The main and most obvious one being the defendants relationship to the complainant being her uncle and no doubt therefore a trusted family member, a trust which he betrayed. For that the start point must be upgraded by 12 months to 6 years. An adjustment should also be made to reflect the degree of violence involved in the offending. But I note the violence in this case is not as severe as some; I therefore upgrade the penalty by a further 6 months to allow for that matter, making therefore a start point for sentence of 6½ years.

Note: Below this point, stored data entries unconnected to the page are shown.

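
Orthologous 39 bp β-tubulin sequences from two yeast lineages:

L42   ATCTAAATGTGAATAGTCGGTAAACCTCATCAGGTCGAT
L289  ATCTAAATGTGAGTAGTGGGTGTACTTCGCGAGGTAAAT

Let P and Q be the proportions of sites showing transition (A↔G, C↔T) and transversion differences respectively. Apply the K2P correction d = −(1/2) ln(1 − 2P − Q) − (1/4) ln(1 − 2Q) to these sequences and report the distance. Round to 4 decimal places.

The sequences differ at positions 13 (A/G, transition), 18 (C/G, transversion), 22 (A/G, transition), 23 (A/T, transversion), 26 (C/T, transition), 29 (A/G, transition), 30 (T/C, transition), 31 (C/G, transversion), 36 (C/A, transversion), 37 (G/A, transition).
Of the 10 differences, 6 transitions and 4 transversions over 39 sites: P = 6/39 = 0.153846, Q = 4/39 = 0.102564.
d = −0.5·ln(0.589744) − 0.25·ln(0.794872) = −0.5·(-0.528067) − 0.25·(-0.229574) = 0.3214.

0.3214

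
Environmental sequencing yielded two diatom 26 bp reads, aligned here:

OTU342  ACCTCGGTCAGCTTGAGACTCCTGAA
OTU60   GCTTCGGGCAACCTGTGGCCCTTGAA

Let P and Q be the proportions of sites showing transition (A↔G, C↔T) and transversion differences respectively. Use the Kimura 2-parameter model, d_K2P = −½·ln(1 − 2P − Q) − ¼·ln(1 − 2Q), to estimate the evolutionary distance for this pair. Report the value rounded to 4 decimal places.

0.5195

Mismatches occur at site 1 (A↔G, transition), site 3 (C↔T, transition), site 8 (T↔G, transversion), site 11 (G↔A, transition), site 13 (T↔C, transition), site 16 (A↔T, transversion), site 18 (A↔G, transition), site 20 (T↔C, transition), site 22 (C↔T, transition).
Of the 9 differences, 7 transitions and 2 transversions over 26 sites: P = 7/26 = 0.269231, Q = 2/26 = 0.076923.
d = −0.5·ln(0.384615) − 0.25·ln(0.846154) = −0.5·(-0.955512) − 0.25·(-0.167054) = 0.5195.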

For the defendants first offender status, I agree with his counsel that his previous convictions are old and for unrelated offences and should not therefore be taken into consideration. For that first offender status and for the defendants obvious previous good character I make a deduction of 12 months and therefore reduce the penalty to 5½ years. For the traditional ifoga that was conducted by the defendants family while he was held in Police custody as indicated by the Probation report and for the defendants personal apology to the complainant which was alluded to by counsel for the defendant and has been again confirmed in the Probation report I deduct a further period of 6 months from the sentence. The greatest expression of the defendants remorse and regret is of course his guilty plea and which although entered late in this matter I will still allow a deduction. For that I make a further deduction of 6 months reducing the penalty to 4½ years.

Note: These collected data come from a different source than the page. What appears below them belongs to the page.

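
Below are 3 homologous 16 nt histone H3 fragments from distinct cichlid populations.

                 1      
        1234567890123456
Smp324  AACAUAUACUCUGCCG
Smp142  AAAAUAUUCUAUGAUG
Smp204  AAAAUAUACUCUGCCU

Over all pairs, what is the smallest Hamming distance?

2

Pairwise Hamming distances:
  Smp324 vs Smp142: 5
  Smp324 vs Smp204: 2
  Smp142 vs Smp204: 5
The smallest is 2, between Smp324 and Smp204.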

A further fact that in my view which requires an adjustment to the penalty is the fact that it has been confirmed by the pulenuu of
the defendants village and a letter attached to the Probation office pre-sentence report that the defendant in this matter was fined
$10, 000.00. It is not clear whether the total fine of $10, 000.00 was paid but the pulenuu's letter states as follows;
"Sa matua faamalieina le matou nuu i le sala na tuuina mai o le tino i tupe na tuuina mai faapea le palapala o le malo o manufata
tetele faapea le moega lafo na tatala ie toga tetele."

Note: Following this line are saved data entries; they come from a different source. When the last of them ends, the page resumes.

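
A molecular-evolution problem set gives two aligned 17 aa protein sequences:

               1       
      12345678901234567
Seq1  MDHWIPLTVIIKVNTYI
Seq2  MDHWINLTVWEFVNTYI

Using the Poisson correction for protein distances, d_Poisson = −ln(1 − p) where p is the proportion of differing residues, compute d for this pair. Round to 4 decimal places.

The sequences differ at positions 6 (P/N), 10 (I/W), 11 (I/E), 12 (K/F).
p = 4/17 = 0.235294.
d = −ln(1 − 0.235294) = −ln(0.764706) = 0.2683.

0.2683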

This indicates full satisfaction was received by the village in respect of the defendants penalty. It is proper and also in accord with the law of this country that some credit be given in respect of that penalty. I therefore allow a further 6 months deduction for that matter reducing the penalty to 4 years.
Much has been made in the material before the court of the defendants past history and achievements and they are no secret because the defendant is a well known person in our community. He is a former Member of Parliament, a former Deputy Speaker of that Parliament and before that was a Deputy Registrar of the Ministry of Courts. These and his other achievements are all outstanding and admirable and for which the defendant is to be congratulated. As many of us know he has fathered a number of sons many of whom have previously and currently are national reps in our beloved Manu Samoa who are future winners of the Rugby World Cup. But let us be clear about one thing, whether a person is or was a Member of Parliament, a Deputy Speaker or a Registrar of the court confers no licence on an individual to treat the law with disregard or impunity. And neither does it entitle an individual to any special treatment. No particular allowance therefore will be made in that regard other than the general deduction that has already been made for the defendants previous good character and good record.
Ona o mafuaaga lea ua tolaulau atu e le faamasinoga i le mataupu lenei e 4 tausaga o le a e nofo sala ai mo lenei solitulafono.